Кишинев и в советское время был захолустьем, а сейчас и вовсе большая деревня. Хотя трехэтажный железнодорожный вокзал производил приятное впечатление. В городе попалось еще четыре трехэтажки. Более высоких зданий не заметил. Одноэтажный каменный дом, в котором жила моя теща, находился в новой части города, застроенной после присоединения к России. Придем, настроим, разовьем, облагородим, а нам потом из благодарности плюнут вслед и начнут вылизывать наших врагов, презирающих плюгавых аборигенов. В доме кухня, столовая, она же гостиная, кабинет, превращенный в библиотеку, две спальни, взрослая и детская, и закуток без окон для служанки Глаши — пожилой женщины, покорной и суетливой. Теще Светлане Владимировне Соколовой сорок восемь лет, но выглядит моложе. Она из ягодок опять. Старшую дочь пока не видел, но обе младшие пошли в маму, все еще красивую. Когда знакомились, подумал, что вдул бы ей. Теща «услышала» меня. И Вероник тоже. И каждый из нас понял, что другие поняли, что он понял…

Светлана Владимировна нашлась первой, прервав неловкую паузы:

— Представляла вас совсем другим.

— Я тоже рад, что вы оказались красивее, чем предполагал, — честно признался я, заставив ее смутиться еще больше.

— Мама, мы проголодались с дороги, — пришла на помощь Вероник.

— Да-да, мойте руки, проходите к столу. Глаша сейчас накроет, — засуетилась Светлана Владимировна.

Когда ночью мы с Вероник легли в детской комнате на широкую кровать, пахнущую девичьими снами, на которой сестры раньше спали втроем, жена задала вопрос тоном учительницы:

— Мама понравилась тебе?

— Почему спрашиваешь? — задал я встречный. — Ты ведь знаешь ответ.

— Интересно, что ты скажешь, — произнесла она.

— Если хочешь знать, как будет выглядеть твоя жена лет через двадцать, посмотри на тещу. Ты будешь выглядеть очень привлекательно, — вывернулся я из надвигающейся ссоры, после чего приласкал ее так, что Свете и Глаше тоже было не до сна.

Утром обе старались не встретиться со мной взглядом. Зато Вероник смотрела затянутыми поволокой глазами, словно я продемонстрировал такое впервые. Наверное, для нее важно было, чтобы мама поняла, почему увела меня у сестры, хотя вполне хватило бы и того, что я не беден.

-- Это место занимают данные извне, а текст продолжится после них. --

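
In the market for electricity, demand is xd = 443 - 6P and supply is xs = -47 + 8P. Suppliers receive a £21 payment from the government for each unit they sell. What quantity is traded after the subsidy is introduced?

x' = 305

Pre-subsidy: 443 - 6P = -47 + 8P gives P* = 35, x* = 233.
With the subsidy, sellers receive Ps = Pb + 21 for each unit, where Pb is the price buyers pay.
Supply in terms of Pb becomes xs = -47 + 8(Pb + 21) = 121 + 8Pb. Setting this equal to demand: 443 - 6Pb = 121 + 8Pb, so Pb = 23.
Sellers receive Ps = 23 + 21 = 44; x' = 443 − 6·23 = 305.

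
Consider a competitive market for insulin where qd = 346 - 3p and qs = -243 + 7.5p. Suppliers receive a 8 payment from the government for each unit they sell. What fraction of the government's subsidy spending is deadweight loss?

DWL / government spending = 15/341

Pre-subsidy: 346 - 3p = -243 + 7.5p gives p* = 1178/21, q* = 1244/7.
With the subsidy, sellers receive ps = pb + 8 for each unit, where pb is the price buyers pay.
Supply in terms of pb becomes qs = -243 + 7.5(pb + 8) = -183 + 7.5pb. Setting this equal to demand: 346 - 3pb = -183 + 7.5pb, so pb = 1058/21.
Sellers receive ps = 1058/21 + 8 = 1226/21; q' = 346 − 3·(1058/21) = 1364/7.
ΔCS = ½(1244/7 + 1364/7)(1178/21 − 1058/21) = 52160/49; ΔPS = ½(1244/7 + 1364/7)(1226/21 − 1178/21) = 20864/49.
Government spending = 8 × 1364/7 = 10912/7.
DWL = ½ × 8 × (1364/7 − 1244/7) = 480/7; fraction = (480/7) / (10912/7) = 15/341.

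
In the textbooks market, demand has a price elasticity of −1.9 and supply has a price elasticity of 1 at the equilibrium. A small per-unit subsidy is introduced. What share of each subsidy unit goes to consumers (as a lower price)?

Consumer share = 10/29

For a small subsidy around the equilibrium, the benefit split depends on the relative slopes, which at a point are proportional to the elasticities.
Buyer share = εs/(εs + |εd|) = 1/(1 + 1.9) = 10/29; seller share = |εd|/(εs + |εd|) = 19/29.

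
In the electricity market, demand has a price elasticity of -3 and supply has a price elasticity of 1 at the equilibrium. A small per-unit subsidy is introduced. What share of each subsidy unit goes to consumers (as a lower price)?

Consumer share = 0.25

For a small subsidy around the equilibrium, the benefit split depends on the relative slopes, which at a point are proportional to the elasticities.
Buyer share = εs/(εs + |εd|) = 1/(1 + 3) = 0.25; seller share = |εd|/(εs + |εd|) = 0.75.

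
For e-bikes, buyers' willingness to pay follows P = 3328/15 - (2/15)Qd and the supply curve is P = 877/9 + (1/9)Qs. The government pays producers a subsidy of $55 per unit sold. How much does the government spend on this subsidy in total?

Government cost = $40370

Pre-subsidy: 3328/15 - (2/15)Q = 877/9 + (1/9)Q gives Q* = 509 and P* = 154.
With the subsidy, sellers receive Ps = Pb + 55 for each unit, where Pb is the price buyers pay.
On the curves, Pb = 3328/15 - (2/15)Q and Ps = 877/9 + (1/9)Q; the wedge Ps − Pb = 55 gives 877/9 + (1/9)Q − (3328/15 - (2/15)Q) = 55, so Q' = 734.
Then Pb = 3328/15 − (2/15)·734 = 124 and Ps = 877/9 + (1/9)·734 = 179.
Government outlay = subsidy × quantity = 55 × 734 = 40370.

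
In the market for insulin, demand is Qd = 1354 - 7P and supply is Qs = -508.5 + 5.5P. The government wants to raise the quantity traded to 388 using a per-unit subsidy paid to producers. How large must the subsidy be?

At Q = 388, invert demand for the buyer price: Pb = (1354 − 388)/7 = 138; invert supply for the seller price: Ps = (388 − (-508.5))/5.5 = 163.
The subsidy must fill the gap: s = Ps − Pb = 163 − 138 = 25.

Required subsidy s = 25 per unit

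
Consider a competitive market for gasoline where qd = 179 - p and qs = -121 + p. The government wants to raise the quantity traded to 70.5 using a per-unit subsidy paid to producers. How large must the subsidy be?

At q = 70.5, invert demand for the buyer price: pb = (179 − 70.5)/1 = 108.5; invert supply for the seller price: ps = (70.5 − (-121))/1 = 191.5.
The subsidy must fill the gap: s = ps − pb = 191.5 − 108.5 = 83.

Required subsidy s = 83 per unit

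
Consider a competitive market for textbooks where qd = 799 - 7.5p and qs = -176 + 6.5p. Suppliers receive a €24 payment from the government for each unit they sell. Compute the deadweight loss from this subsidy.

Deadweight loss = 7020/7

Pre-subsidy: 799 - 7.5p = -176 + 6.5p gives p* = 975/14, q* = 7747/28.
With the subsidy, sellers receive ps = pb + 24 for each unit, where pb is the price buyers pay.
Supply in terms of pb becomes qs = -176 + 6.5(pb + 24) = -20 + 6.5pb. Setting this equal to demand: 799 - 7.5pb = -20 + 6.5pb, so pb = 58.5.
Sellers receive ps = 58.5 + 24 = 82.5; q' = 799 − 7.5·58.5 = 360.25.
The subsidy expands output by 360.25 − 7747/28 = 585/7 past the efficient level; on those units the gap between marginal cost and willingness to pay runs from 0 up to 24.
DWL = ½ × 24 × 585/7 = 7020/7.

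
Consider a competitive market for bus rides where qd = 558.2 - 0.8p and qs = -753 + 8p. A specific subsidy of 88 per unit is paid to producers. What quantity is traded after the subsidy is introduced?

q' = 503

Pre-subsidy: 558.2 - 0.8p = -753 + 8p gives p* = 149, q* = 439.
With the subsidy, sellers receive ps = pb + 88 for each unit, where pb is the price buyers pay.
Supply in terms of pb becomes qs = -753 + 8(pb + 88) = -49 + 8pb. Setting this equal to demand: 558.2 - 0.8pb = -49 + 8pb, so pb = 69.
Sellers receive ps = 69 + 88 = 157; q' = 558.2 − 0.8·69 = 503.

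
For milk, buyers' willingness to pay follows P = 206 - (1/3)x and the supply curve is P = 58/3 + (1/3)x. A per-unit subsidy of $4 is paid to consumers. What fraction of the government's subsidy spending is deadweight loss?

Pre-subsidy: 206 - (1/3)x = 58/3 + (1/3)x gives x* = 280 and P* = 338/3.
With the rebate, buyers effectively pay Pb = Ps − 4, where Ps is the price sellers receive.
On the curves, Pb = 206 - (1/3)x and Ps = 58/3 + (1/3)x; the wedge Ps − Pb = 4 gives 58/3 + (1/3)x − (206 - (1/3)x) = 4, so x' = 286.
Then Pb = 206 − (1/3)·286 = 332/3 and Ps = 58/3 + (1/3)·286 = 344/3.
ΔCS = ½(280 + 286)(338/3 − 332/3) = 566; ΔPS = ½(280 + 286)(344/3 − 338/3) = 566.
Government spending = 4 × 286 = 1144.
DWL = ½ × 4 × (286 − 280) = 12; fraction = 12 / 1144 = 3/286.

DWL / government spending = 3/286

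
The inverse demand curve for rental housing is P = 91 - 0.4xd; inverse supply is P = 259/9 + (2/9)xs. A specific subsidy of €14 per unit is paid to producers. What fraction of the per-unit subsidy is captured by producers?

Pre-subsidy: 91 - 0.4x = 259/9 + (2/9)x gives x* = 100 and P* = 51.
With the subsidy, sellers receive Ps = Pb + 14 for each unit, where Pb is the price buyers pay.
On the curves, Pb = 91 - 0.4x and Ps = 259/9 + (2/9)x; the wedge Ps − Pb = 14 gives 259/9 + (2/9)x − (91 - 0.4x) = 14, so x' = 122.5.
Then Pb = 91 − 0.4·122.5 = 42 and Ps = 259/9 + (2/9)·122.5 = 56.
Buyers' price falls by P* − Pb = 51 − 42 = 9; sellers' price rises by Ps − P* = 56 − 51 = 5.
So producers capture 5/14 = 5/14 of each unit of subsidy.

Producer share = 5/14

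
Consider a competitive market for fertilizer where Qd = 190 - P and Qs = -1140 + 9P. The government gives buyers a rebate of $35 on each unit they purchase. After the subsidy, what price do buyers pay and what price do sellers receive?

Buyers pay $101.5; sellers receive $136.5

Pre-subsidy: 190 - P = -1140 + 9P gives P* = 133, Q* = 57.
With the rebate, buyers effectively pay Pb = Ps − 35, where Ps is the price sellers receive.
Demand in terms of Ps becomes Qd = 190 − 1(Ps − 35) = 225 - Ps. Setting this equal to supply: 225 - Ps = -1140 + 9Ps, so Ps = 136.5.
Buyers pay Pb = 136.5 − 35 = 101.5; Q' = -1140 + 9·136.5 = 88.5.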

Обедали мы в самой престижной сейчас гостинице «Швейцарской», расположенной на углу улиц Московской и Семинарской, в кругу родни — тещи и семейства Антиохиных: мужа Андрея Исааковича, тридцати двух лет, окончившего юридический факультет Императорского Новороссийского университета и служившего помощником городского головы; жены Ирэн (Ирины) Юрьевны, в девичестве Соколовой, двадцати девяти лет; их десятилетнего сына Николя (Коли), который в этом году начет учебу в гимназии; семилетней дочери Мэри (Маши). Есть еще двухлетний Жан (Иван?), оставленный дома с няней. Как догадываюсь, французские вариантами имен появились в семьях после того, как дочери Соколовы попали в Одесский институт благородных девиц. Их мама, закончившая гимназию в Кишиневе и сразу выскочившая замуж за одного из своих учителей, этим не страдала. Мой свояк стремительно полнел, причем в первую очередь лицом, круглым и улыбчивым, с длинными казацкими усами. На замечания жены не реагировал от слова совсем. Свояченица не так красива, как ее мама, желания не вызывала. Скорее всего, пошла лицом в папу. Впрочем, я видел его только на пожелтевшем фото, висевшем на стене, на котором он с густыми темно-русыми усами и бородой. Если эту растительность поместить на лица средней и младшей дочерей, то тоже будут в папу. Коля и Маша разглядывали меня с детской непосредственностью. Видать, что-то подслушали из разговоров родителей о моей связи по очереди с обеими их тетями.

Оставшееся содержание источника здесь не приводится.